Seemed like an easy thing but getting a bead that looks
decent isn't that easy. Any suggestions?
The tile behind the toilet is coming up and looks like it
has been water damaged. Is there a good way to glue
the linoleum, not tile, down?
Thanks : -)
The caulk part is easy. Use DAP or other water based caulk.
Apply caulk to clean, dry surfaces. It is better practice to not
caulk the back side. Use a medium sized bead. If you have too
much it does not hurt, just harder to clean up and wastes the
material, but better too much than too little.. Completely wet a
large soft sponge. While the caulk is fresh before it develops a
film, wipe as much caulk off as you can. Continue wiping,
rinsing, sponging until you have the results you are after. Make
sure the caulk is completely removed from the floor and the shiny
part of the vitreous leaving only the caulk bead, any film left
will look tacky. Same method for setting self rimming sinks and
similar items. This allows water out to warn you of a failed
For the sheet flooring, spray adhesive is fast and easy. Make
sure to remove overspray with a touch of mineral spirits (easy
while it is fresh). I assume you are talking about a limited
(top posted for your convenience)
Keep the whole world singing . . . .
DanG (remove the sevens)
"formerly known as 'cat arranger'"
On Wed, 16 Feb 2005 15:19:25 -0500, "Buck Turgidson"

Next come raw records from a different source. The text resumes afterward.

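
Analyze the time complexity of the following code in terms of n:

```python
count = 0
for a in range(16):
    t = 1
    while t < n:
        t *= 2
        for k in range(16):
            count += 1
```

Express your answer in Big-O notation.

Each loop level contributes: 1 × log n × 1. Multiplying the contributions gives O(log n).

Answer: O(log n)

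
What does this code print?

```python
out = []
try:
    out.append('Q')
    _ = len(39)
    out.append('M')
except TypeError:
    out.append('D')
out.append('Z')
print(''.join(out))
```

Execution trace: 'Q' (try body) → 'D' (except TypeError) → 'Z' (after the try/except). Output: QDZ

Answer: QDZ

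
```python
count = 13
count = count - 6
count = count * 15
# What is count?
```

Trace:
`count = 13` → count = 13
`count = count - 6` → count = 7
`count = count * 15` → count = 105
So count = 105

Answer: 105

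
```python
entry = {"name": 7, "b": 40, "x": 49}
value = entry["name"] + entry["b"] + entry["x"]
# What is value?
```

Trace:
`entry = {"name": 7, "b": 40, "x": 49}` → entry = {'name': 7, 'b': 40, 'x': 49}
`value = entry["name"] + entry["b"] + entry["x"]` → value = 96
So value = 96

Answer: 96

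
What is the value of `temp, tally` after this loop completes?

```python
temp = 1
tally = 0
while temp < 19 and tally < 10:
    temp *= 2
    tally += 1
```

Double until >= 19 or 10 iterations
`temp, tally` takes the values: (1, 0) → (2, 0) → (2, 1) → (4, 1) → (4, 2) → (8, 2) → (8, 3) → (16, 3) → (16, 4) → (32, 4) → (32, 5)

Answer: 32, 5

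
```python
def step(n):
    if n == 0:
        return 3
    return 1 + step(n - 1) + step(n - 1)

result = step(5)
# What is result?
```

step(n) = 1 + 2·step(n-1), step(0)=3. Closed form: (3+1)·2^5 - 1 = 127.

Answer: 127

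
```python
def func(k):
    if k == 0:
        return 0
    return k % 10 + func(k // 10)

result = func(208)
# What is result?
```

Sum of digits of 208: 8 + 0 + 2 = 10

Answer: 10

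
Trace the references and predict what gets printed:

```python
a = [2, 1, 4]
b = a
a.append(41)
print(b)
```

Key concept: basic list aliasing.
Step by step:
`a = [2, 1, 4]` → a = [2, 1, 4]
`b = a` → b = [2, 1, 4] (same object as a)
`a.append(41)` → a = [2, 1, 4, 41] (same object as b); b = [2, 1, 4, 41] (same object as a)
`print(b)` → prints [2, 1, 4, 41]

Answer: [2, 1, 4, 41]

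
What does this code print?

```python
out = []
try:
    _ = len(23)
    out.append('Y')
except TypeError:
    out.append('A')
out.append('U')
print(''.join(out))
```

Execution trace: 'A' (except TypeError) → 'U' (after the try/except). Output: AU

Answer: AU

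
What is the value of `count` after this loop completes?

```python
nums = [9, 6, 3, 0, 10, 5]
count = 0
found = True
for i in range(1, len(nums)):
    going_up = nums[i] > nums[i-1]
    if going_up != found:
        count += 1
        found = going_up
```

Count direction changes in [9, 6, 3, 0, 10, 5]
`count` takes the values: 0 → 1 → 2 → 3

Answer: 3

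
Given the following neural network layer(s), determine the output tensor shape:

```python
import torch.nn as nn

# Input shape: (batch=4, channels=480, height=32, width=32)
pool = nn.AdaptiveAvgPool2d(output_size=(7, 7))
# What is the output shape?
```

Input: (4, 480, 32, 32) -> Output: (4, 480, 7, 7)

Answer: (4, 480, 7, 7)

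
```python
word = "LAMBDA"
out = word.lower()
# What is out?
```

Trace:
`word = "LAMBDA"` → word = 'LAMBDA'
`out = word.lower()` → out = 'lambda'
So out = 'lambda'

Answer: 'lambda'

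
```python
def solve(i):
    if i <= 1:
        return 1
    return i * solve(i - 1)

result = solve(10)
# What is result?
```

solve(10) = 10 * 9 * 8 * 7 * 6 * 5 * 4 * 3 * 2 * 1 = 3628800

Answer: 3628800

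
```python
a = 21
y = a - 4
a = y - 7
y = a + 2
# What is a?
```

Trace:
`a = 21` → a = 21
`y = a - 4` → y = 17
`a = y - 7` → a = 10
`y = a + 2` → y = 12
So a = 10

Answer: 10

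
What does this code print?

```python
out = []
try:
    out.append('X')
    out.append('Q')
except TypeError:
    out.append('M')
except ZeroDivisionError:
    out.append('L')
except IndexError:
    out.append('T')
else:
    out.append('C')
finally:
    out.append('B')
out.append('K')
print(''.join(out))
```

Execution trace: 'X' (try body) → 'Q' (try body, no exception) → 'C' (else) → 'B' (finally) → 'K' (after the try/except). Output: XQCBK

Answer: XQCBK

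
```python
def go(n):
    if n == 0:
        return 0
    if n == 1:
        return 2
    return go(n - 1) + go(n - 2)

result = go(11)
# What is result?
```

Build up from base cases: go(0)=0, go(1)=2, go(2)=2, go(3)=4, go(4)=6, go(5)=10, go(6)=16, ..., go(11)=178

Answer: 178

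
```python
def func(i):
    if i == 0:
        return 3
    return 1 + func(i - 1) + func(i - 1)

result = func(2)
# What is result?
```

func(i) = 1 + 2·func(i-1), func(0)=3. Closed form: (3+1)·2^2 - 1 = 15.

Answer: 15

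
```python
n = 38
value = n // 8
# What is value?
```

Trace:
`n = 38` → n = 38
`value = n // 8` → value = 4
So value = 4

Answer: 4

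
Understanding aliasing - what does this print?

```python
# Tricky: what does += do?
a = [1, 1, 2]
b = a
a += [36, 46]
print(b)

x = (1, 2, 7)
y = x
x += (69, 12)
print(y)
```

Key concept: += behavior differs for mutable vs immutable.
Step by step:
`a = [1, 1, 2]` → a = [1, 1, 2]
`b = a` → b = [1, 1, 2] (same object as a)
`a += [36, 46]` → a = [1, 1, 2, 36, 46] (same object as b); b = [1, 1, 2, 36, 46] (same object as a)
`print(b)` → prints [1, 1, 2, 36, 46]
`x = (1, 2, 7)` → x = (1, 2, 7)
`y = x` → y = (1, 2, 7)
`x += (69, 12)` → x = (1, 2, 7, 69, 12)
`print(y)` → prints (1, 2, 7)

Answer:
[1, 1, 2, 36, 46]
(1, 2, 7)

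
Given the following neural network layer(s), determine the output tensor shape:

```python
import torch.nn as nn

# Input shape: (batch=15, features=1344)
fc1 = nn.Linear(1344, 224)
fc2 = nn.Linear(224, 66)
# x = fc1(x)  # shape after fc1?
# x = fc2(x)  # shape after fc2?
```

Input: (15, 1344) -> after fc1: (15, 224) -> Output: (15, 66)

Answer: (15, 66)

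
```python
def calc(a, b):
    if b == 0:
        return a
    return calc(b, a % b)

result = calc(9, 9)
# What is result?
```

calc(9, 9) -> calc(9, 0) -> 9

Answer: 9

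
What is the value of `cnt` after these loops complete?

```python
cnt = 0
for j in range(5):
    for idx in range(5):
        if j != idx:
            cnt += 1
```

5² - 5 (exclude diagonal)
`cnt` takes the values: 0 → 1 → 2 → 3 → 4 → 5 → 6 → 7 → 8 → 9 → 10 → 11 → 12 → 13 → 14 → 15 → 16 → 17 → 18 → 19 → 20

Answer: 20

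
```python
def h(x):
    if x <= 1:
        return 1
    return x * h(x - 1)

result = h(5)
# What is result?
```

h(5) = 5 * 4 * 3 * 2 * 1 = 120

Answer: 120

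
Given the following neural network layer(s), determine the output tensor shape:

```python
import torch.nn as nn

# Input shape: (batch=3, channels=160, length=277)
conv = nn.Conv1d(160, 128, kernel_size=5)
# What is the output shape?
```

Input: (3, 160, 277) -> Output: (3, 128, 273)

Answer: (3, 128, 273)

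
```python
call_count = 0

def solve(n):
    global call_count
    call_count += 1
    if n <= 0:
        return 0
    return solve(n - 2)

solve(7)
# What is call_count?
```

Linear recursion stepping by 2: 5 calls from n=7 down to ≤0.

Answer: 5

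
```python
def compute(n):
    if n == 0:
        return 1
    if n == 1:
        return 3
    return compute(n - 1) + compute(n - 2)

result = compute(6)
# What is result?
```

Build up from base cases: compute(0)=1, compute(1)=3, compute(2)=4, compute(3)=7, compute(4)=11, compute(5)=18, compute(6)=29

Answer: 29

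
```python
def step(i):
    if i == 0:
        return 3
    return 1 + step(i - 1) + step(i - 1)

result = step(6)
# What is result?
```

step(i) = 1 + 2·step(i-1), step(0)=3. Closed form: (3+1)·2^6 - 1 = 255.

Answer: 255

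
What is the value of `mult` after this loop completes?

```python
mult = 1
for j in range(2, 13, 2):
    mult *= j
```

Product of even numbers 2 to 12
`mult` takes the values: 1 → 2 → 8 → 48 → 384 → 3840 → 46080

Answer: 46080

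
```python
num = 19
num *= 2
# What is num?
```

Trace:
`num = 19` → num = 19
`num *= 2` → num = 38
So num = 38

Answer: 38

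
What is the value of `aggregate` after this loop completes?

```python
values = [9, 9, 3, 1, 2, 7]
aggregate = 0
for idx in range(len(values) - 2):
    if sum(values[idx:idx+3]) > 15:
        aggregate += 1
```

Count windows with sum > 15
`aggregate` takes the values: 0 → 1

Answer: 1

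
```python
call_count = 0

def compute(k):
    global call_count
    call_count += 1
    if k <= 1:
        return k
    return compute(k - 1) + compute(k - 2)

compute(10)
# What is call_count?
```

Calls(k) = 1 + Calls(k-1) + Calls(k-2); Calls(0)=Calls(1)=1. For k=10 this gives 177.

Answer: 177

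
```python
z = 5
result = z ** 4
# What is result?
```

Trace:
`z = 5` → z = 5
`result = z ** 4` → result = 625
So result = 625

Answer: 625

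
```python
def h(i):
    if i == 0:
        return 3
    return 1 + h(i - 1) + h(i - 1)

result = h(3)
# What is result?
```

h(i) = 1 + 2·h(i-1), h(0)=3. Closed form: (3+1)·2^3 - 1 = 31.

Answer: 31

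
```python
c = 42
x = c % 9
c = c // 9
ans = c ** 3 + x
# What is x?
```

Trace:
`c = 42` → c = 42
`x = c % 9` → x = 6
`c = c // 9` → c = 4
`ans = c ** 3 + x` → ans = 70
So x = 6

Answer: 6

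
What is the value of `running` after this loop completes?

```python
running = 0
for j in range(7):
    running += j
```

Sum of 0 to 6 = 21
`running` takes the values: 0 → 1 → 3 → 6 → 10 → 15 → 21

Answer: 21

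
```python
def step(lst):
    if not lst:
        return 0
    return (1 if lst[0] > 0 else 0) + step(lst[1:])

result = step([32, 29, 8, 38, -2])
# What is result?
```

Count of positive elements in [32, 29, 8, 38, -2] = 4

Answer: 4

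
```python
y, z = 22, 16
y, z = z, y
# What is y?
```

Trace:
`y, z = 22, 16` → y = 22; z = 16
`y, z = z, y` → y = 16; z = 22
So y = 16

Answer: 16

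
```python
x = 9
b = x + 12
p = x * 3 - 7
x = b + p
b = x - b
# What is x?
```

Trace:
`x = 9` → x = 9
`b = x + 12` → b = 21
`p = x * 3 - 7` → p = 20
`x = b + p` → x = 41
`b = x - b` → b = 20
So x = 41

Answer: 41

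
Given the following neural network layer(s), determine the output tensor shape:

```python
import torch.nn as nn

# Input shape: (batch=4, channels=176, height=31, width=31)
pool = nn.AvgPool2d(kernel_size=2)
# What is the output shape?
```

Input: (4, 176, 31, 31) -> Output: (4, 176, 15, 15)

Answer: (4, 176, 15, 15)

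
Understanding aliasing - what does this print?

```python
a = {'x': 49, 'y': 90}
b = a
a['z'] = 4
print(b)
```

Key concept: dict aliasing.
Step by step:
`a = {'x': 49, 'y': 90}` → a = {'x': 49, 'y': 90}
`b = a` → b = {'x': 49, 'y': 90} (same object as a)
`a['z'] = 4` → a = {'x': 49, 'y': 90, 'z': 4} (same object as b); b = {'x': 49, 'y': 90, 'z': 4} (same object as a)
`print(b)` → prints {'x': 49, 'y': 90, 'z': 4}

Answer: {'x': 49, 'y': 90, 'z': 4}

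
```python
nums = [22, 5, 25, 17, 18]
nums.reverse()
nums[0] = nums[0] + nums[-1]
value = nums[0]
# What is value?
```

Trace:
`nums = [22, 5, 25, 17, 18]` → nums = [22, 5, 25, 17, 18]
`nums.reverse()` → nums = [18, 17, 25, 5, 22]
`nums[0] = nums[0] + nums[-1]` → nums = [40, 17, 25, 5, 22]
`value = nums[0]` → value = 40
So value = 40

Answer: 40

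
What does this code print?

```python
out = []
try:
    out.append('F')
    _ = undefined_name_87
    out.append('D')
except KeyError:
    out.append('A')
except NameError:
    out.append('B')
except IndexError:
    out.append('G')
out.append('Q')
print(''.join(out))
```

Execution trace: 'F' (try body) → 'B' (except NameError) → 'Q' (after the try/except). Output: FBQ

Answer: FBQ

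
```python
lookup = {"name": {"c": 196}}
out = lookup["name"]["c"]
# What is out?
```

Trace:
`lookup = {"name": {"c": 196}}` → lookup = {'name': {'c': 196}}
`out = lookup["name"]["c"]` → out = 196
So out = 196

Answer: 196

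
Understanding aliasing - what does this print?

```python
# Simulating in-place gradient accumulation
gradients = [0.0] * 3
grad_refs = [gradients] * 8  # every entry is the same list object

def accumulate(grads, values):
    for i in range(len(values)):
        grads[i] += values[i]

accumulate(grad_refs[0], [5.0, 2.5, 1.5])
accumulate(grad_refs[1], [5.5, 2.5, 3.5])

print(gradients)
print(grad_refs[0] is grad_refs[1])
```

Key concept: gradient accumulation aliasing.
Step by step:
`gradients = [0.0] * 3` → gradients = [0.0, 0.0, 0.0]
`grad_refs = [gradients] * 8` → grad_refs = [[0.0, 0.0, 0.0], [0.0, 0.0, 0.0], [0.0, 0.0, 0.0], [0.0, 0.0, 0.0], [0.0, 0.0, 0.0], [0.0, 0.0, 0.0], [0.0, 0.0, 0.0], [0.0, 0.0, 0.0]]
`accumulate(grad_refs[0], [5.0, 2.5, 1.5])` → gradients = [5.0, 2.5, 1.5]; grad_refs = [[5.0, 2.5, 1.5], [5.0, 2.5, 1.5], [5.0, 2.5, 1.5], [5.0, 2.5, 1.5], [5.0, 2.5, 1.5], [5.0, 2.5, 1.5], [5.0, 2.5, 1.5], [5.0, 2.5, 1.5]]
`accumulate(grad_refs[1], [5.5, 2.5, 3.5])` → gradients = [10.5, 5.0, 5.0]; grad_refs = [[10.5, 5.0, 5.0], [10.5, 5.0, 5.0], [10.5, 5.0, 5.0], [10.5, 5.0, 5.0], [10.5, 5.0, 5.0], [10.5, 5.0, 5.0], [10.5, 5.0, 5.0], [10.5, 5.0, 5.0]]
`print(gradients)` → prints [10.5, 5.0, 5.0]
`print(grad_refs[0] is grad_refs[1])` → prints True

Answer:
[10.5, 5.0, 5.0]
True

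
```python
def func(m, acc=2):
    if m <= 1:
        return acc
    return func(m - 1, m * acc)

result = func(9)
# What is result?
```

Accumulator trace (n, acc): (9, 2) -> (8, 18) -> (7, 144) -> (6, 1008) -> (5, 6048) -> (4, 30240) -> (3, 120960) -> (2, 362880) -> (1, 725760) -> return 725760

Answer: 725760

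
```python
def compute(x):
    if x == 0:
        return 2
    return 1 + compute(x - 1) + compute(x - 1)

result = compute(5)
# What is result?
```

compute(x) = 1 + 2·compute(x-1), compute(0)=2. Closed form: (2+1)·2^5 - 1 = 95.

Answer: 95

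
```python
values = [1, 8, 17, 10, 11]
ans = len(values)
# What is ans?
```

Trace:
`values = [1, 8, 17, 10, 11]` → values = [1, 8, 17, 10, 11]
`ans = len(values)` → ans = 5
So ans = 5

Answer: 5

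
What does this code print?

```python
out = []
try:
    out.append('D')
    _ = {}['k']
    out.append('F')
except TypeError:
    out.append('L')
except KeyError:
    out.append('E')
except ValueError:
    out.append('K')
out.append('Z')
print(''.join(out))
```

Execution trace: 'D' (try body) → 'E' (except KeyError) → 'Z' (after the try/except). Output: DEZ

Answer: DEZ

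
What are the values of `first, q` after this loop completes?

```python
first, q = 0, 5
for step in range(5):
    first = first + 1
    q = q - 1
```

first goes 0→5, q goes 5→0
`first, q` takes the values: (0, 5) → (1, 5) → (1, 4) → (2, 4) → (2, 3) → (3, 3) → (3, 2) → (4, 2) → (4, 1) → (5, 1) → (5, 0)

Answer: 5, 0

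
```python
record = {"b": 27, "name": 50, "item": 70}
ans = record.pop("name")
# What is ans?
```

Trace:
`record = {"b": 27, "name": 50, "item": 70}` → record = {'b': 27, 'name': 50, 'item': 70}
`ans = record.pop("name")` → record = {'b': 27, 'item': 70}; ans = 50
So ans = 50

Answer: 50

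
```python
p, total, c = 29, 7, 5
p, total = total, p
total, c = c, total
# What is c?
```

Trace:
`p, total, c = 29, 7, 5` → p = 29; total = 7; c = 5
`p, total = total, p` → p = 7; total = 29
`total, c = c, total` → total = 5; c = 29
So c = 29

Answer: 29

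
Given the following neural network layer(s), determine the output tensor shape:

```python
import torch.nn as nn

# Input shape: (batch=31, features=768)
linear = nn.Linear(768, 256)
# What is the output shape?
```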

You really should keep you caulk IN the toilet, or you will pee on the
I worked as a plumber for many years. I never had a problem with
flooring coming up when I had to do a toilet removal. (unless the
flooring was already loose). I just used the plain white tub caulk
and worked it smooth with a wet rag.
As for loose linoleum, aside from ripping things up, toilet removal,
etc. The only solution is to get a heavy animal syringe, poke holes
in the linolum with an awl, and shoot the adhesive underneath with the
syringe. Then press down firmly and apply weights (bricks), for
several days. Be sure to put a little caulk into the awl holes when
you remove the bricks. It's not a perfect solution, but can extend
the life of the floor for a few more years.
(Be sure the syringe has a thick needle or you will never get the
paste to go thru).
I use white silicone caulk vs painters' caulk, as it is waterproof yet
flexible, and a very effective adhesive. Leave the back side of the base of
the toilet open. That way, if there is a seal leak, you will find it, rather
than have the leakage seep down through the floor.
On the other hand, sealing all the way around prevents any water (say from
the shower, toilet overflow, whatever) from getting IN. If your wax seal is
good, you should never have a leak inside your toilet. The same can't be
said for your bathroom floor in general.